Kemudian datang kilatan cahaya yang menyambar sesajen. Pengelihatan Jaemin menjadi kabur. Ia tak bergeming di tempatnya, bahkan ketika teriakan nyaring Chenle terdengar hampir memecahkan gendang telinga. Kepala Jaemin mendadak kosong. Matanya tak dapat melihat apapun di depan sana dan kakinya merasa begitu lemas seolah tak dapat digerakkan. Ia bahkan tidak sadar jika hanya dirinya yang tersisa di sana. Teman-temannya yang lain sudah lari terbirit-birit untuk menyelamatkan nyawa.

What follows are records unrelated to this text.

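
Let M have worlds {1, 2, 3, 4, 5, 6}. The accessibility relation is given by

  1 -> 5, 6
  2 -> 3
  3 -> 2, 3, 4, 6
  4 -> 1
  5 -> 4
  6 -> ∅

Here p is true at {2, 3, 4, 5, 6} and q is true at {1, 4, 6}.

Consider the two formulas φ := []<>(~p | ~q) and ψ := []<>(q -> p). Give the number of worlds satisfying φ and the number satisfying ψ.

For []<>(~p | ~q):
1: successors {5, 6}; <>(~p | ~q) there: 5:F, 6:F. ✗
2: successors {3}; <>(~p | ~q) there: 3:T. ✓
3: successors {2, 3, 4, 6}; <>(~p | ~q) there: 2:T, 3:T, 4:T, 6:F. ✗
4: successors {1}; <>(~p | ~q) there: 1:T. ✓
5: successors {4}; <>(~p | ~q) there: 4:T. ✓
6: no successors, so []<>(~p | ~q) holds vacuously. ✓
— 4 worlds.
For []<>(q -> p):
1: successors {5, 6}; <>(q -> p) there: 5:T, 6:F. ✗
2: successors {3}; <>(q -> p) there: 3:T. ✓
3: successors {2, 3, 4, 6}; <>(q -> p) there: 2:T, 3:T, 4:F, 6:F. ✗
4: successors {1}; <>(q -> p) there: 1:T. ✓
5: successors {4}; <>(q -> p) there: 4:F. ✗
6: no successors, so []<>(q -> p) holds vacuously. ✓
— 3 worlds.

4 and 3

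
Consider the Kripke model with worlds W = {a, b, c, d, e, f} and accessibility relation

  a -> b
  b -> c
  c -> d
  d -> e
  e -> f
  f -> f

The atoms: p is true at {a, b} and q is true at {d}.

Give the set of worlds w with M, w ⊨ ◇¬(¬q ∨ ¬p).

a: successors {b}; ¬(¬q ∨ ¬p) there: b:F. ✗
b: successors {c}; ¬(¬q ∨ ¬p) there: c:F. ✗
c: successors {d}; ¬(¬q ∨ ¬p) there: d:F. ✗
d: successors {e}; ¬(¬q ∨ ¬p) there: e:F. ✗
e: successors {f}; ¬(¬q ∨ ¬p) there: f:F. ✗
f: successors {f}; ¬(¬q ∨ ¬p) there: f:F. ✗

∅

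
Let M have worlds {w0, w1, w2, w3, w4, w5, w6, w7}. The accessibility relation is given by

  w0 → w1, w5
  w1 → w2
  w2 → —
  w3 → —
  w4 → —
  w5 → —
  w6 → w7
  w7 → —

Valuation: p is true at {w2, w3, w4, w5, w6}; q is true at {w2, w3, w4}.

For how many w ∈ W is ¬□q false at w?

6

w0: □q is F. ✓
w1: □q is T. ✗
w2: □q is T. ✗
w3: □q is T. ✗
w4: □q is T. ✗
w5: □q is T. ✗
w6: □q is F. ✓
w7: □q is T. ✗
Satisfying worlds: {w0, w6}.
So ¬□q fails at the other 6 worlds.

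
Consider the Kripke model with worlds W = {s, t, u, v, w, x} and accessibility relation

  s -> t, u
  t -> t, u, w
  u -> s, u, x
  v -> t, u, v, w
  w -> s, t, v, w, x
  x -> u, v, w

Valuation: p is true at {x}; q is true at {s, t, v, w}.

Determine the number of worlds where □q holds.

0

s: successors {t, u}; q there: t:T, u:F. ✗
t: successors {t, u, w}; q there: t:T, u:F, w:T. ✗
u: successors {s, u, x}; q there: s:T, u:F, x:F. ✗
v: successors {t, u, v, w}; q there: t:T, u:F, v:T, w:T. ✗
w: successors {s, t, v, w, x}; q there: s:T, t:T, v:T, w:T, x:F. ✗
x: successors {u, v, w}; q there: u:F, v:T, w:T. ✗
Satisfying worlds: ∅.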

Sekonyong-konyong petir muncul di hadapan Jaemin, membuat pemiliki hazel coklat itu hampir meloncat. Jaemin merasakan jika kepalanya menjadi lebih ringan. Kemudian napasnya tercekat ketika melihat sosok lain yang belum ia lihat sebelumnya. Sepasang obsidian itu mengunci pergerakan manik Jaemin. Antara rasa takut dan kagum akan pahatan sosok di depannya hanya dibatasi oleh sebuah garis tipis.
“Ini di mana, ya?”
Hal terakhir Jaemin ingat adalah suara lembut yang keluar dari mulut sosok itu sebelum semuanya berubah menjadi gelap.